I scraped through my final weeks of University, trying to find space to cope with an incomprehensible reality. I returned home to San Francisco, and as my father and I grieved, we turned to each other and towards the garden again.

The Garden Today

The garden is our sanctuary where we connect to the soil and our lost loved ones.

The garden builds community by bringing together friends, neighbors, and those who pass by the mural in the alley, curious to know the story of the faces on the wall. 

The garden inspires us to learn more about where our food comes from, and challenges us to find creative ways to eat more plants.

We hope that our garden inspires you to grow and eat more plants too.

My father commissioned muralist Amanda Lynn to paint this mural on our garage wall to commemorate the second anniversary of my mother’s yahrziet.

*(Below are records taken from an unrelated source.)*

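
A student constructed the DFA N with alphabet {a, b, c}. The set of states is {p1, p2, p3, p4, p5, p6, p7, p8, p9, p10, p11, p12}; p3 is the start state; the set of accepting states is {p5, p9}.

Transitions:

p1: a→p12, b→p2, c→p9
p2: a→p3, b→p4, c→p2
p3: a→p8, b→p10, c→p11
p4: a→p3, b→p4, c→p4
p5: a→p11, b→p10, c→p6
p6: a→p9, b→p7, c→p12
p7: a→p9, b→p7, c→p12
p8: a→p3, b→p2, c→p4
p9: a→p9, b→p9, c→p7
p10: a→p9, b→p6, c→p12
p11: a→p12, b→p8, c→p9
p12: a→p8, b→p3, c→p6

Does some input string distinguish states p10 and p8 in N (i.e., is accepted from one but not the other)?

States {p1,p5} cannot be reached from the start state, so discard them.
P0 = {p9} | {p2,p3,p4,p6,p7,p8,p10,p11,p12}.
Refine {p2,p3,p4,p6,p7,p8,p10,p11,p12} on symbol a: members go to different blocks, giving {p2,p3,p4,p8,p11,p12} and {p6,p7,p10}.
On input b, block {p2,p3,p4,p8,p11,p12} splits into {p2,p4,p8,p11,p12} and {p3}.
Refine {p2,p4,p8,p11,p12} on symbol a: members go to different blocks, giving {p2,p4,p8} and {p11,p12}.
Split {p11,p12} by δ(·,a) → {p11} and {p12}.
No further refinement is possible. Final partition (6 blocks): {p9} | {p2,p4,p8} | {p6,p7,p10} | {p3} | {p11} | {p12}.
p10 and p8 end up in different blocks, so they are distinguishable. For instance, the string 'a' is accepted from only p10.

Yes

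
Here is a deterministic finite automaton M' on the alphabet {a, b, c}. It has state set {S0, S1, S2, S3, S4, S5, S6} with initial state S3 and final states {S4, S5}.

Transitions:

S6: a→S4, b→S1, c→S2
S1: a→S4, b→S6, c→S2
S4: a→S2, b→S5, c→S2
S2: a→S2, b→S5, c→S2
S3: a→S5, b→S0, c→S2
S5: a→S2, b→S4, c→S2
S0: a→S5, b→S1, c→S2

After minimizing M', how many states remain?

3

P0 = {S4,S5} | {S0,S1,S2,S3,S6}.
Split {S0,S1,S2,S3,S6} by δ(·,a) → {S0,S1,S3,S6} and {S2}.
The partition is now stable with 3 blocks: {S4,S5} | {S0,S1,S3,S6} | {S2}.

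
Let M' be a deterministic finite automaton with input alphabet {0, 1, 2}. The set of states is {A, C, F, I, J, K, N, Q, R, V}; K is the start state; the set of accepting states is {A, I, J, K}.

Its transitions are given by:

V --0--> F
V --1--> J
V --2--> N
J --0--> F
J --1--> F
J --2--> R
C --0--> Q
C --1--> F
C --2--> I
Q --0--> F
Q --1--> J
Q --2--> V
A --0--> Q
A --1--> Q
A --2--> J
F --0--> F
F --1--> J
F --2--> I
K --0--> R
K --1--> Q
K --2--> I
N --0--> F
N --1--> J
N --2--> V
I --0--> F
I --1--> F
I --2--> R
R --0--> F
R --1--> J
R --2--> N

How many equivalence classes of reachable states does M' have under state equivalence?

4

States {A,C} cannot be reached from the start state, so discard them.
P0 = {I,J,K} | {F,N,Q,R,V}.
On input 2, block {I,J,K} splits into {I,J} and {K}.
Split {F,N,Q,R,V} by δ(·,2) → {N,Q,R,V} and {F}.
Stable partition: {I,J} | {N,Q,R,V} | {K} | {F} — 4 equivalence classes.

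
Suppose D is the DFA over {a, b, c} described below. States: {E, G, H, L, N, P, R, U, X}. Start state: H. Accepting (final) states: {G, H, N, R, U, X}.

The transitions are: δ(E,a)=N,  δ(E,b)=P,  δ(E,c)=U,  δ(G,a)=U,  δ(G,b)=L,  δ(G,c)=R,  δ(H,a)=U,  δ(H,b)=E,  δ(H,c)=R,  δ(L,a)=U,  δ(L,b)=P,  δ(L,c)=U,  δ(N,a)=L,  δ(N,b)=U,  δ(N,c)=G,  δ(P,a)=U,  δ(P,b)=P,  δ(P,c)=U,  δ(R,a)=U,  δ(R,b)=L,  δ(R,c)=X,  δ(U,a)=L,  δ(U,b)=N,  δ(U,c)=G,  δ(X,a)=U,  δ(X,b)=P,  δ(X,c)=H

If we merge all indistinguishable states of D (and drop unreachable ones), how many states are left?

All states are reachable from the start state.
P0 = {G,H,N,R,U,X} | {E,L,P}.
Split {G,H,N,R,U,X} by δ(·,a) → {G,H,R,X} and {N,U}.
No further refinement is possible. Final partition (3 blocks): {G,H,R,X} | {E,L,P} | {N,U}.

3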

Kendra, my father, and I all worked together on the design with Lynn as it was painted through the summ…

My father commissioned muralist Amanda Lynn to paint this mural on our garage wall to commemorate the second anniversary of my mother’s yahrziet. Kendra, my father, and I all worked together on the design with Lynn as it was painted through the summer of 2010. After the plane crash, my father and I decided to add Kendra’s name to the mural.

In the second incarnation of the mural, we used real photos of Kendra and Julee trekking in Nepal as inspiration for their portraits. They are set admist their two homes: San Francisco and the Himalayas.  In the center is the stupa and emblem for th…

In the second incarnation of the mural, we used real photos of Kendra and Julee trekking in Nepal as inspiration for their portraits. They are set admist their two homes: San Francisco and the Himalayas. In the center is the stupa and emblem for the SKY Memorial Foundation, built to memorialize those who perished in the plane crash. Nepali prayer flags drape the stupa, which were blessed by Buddhist monks.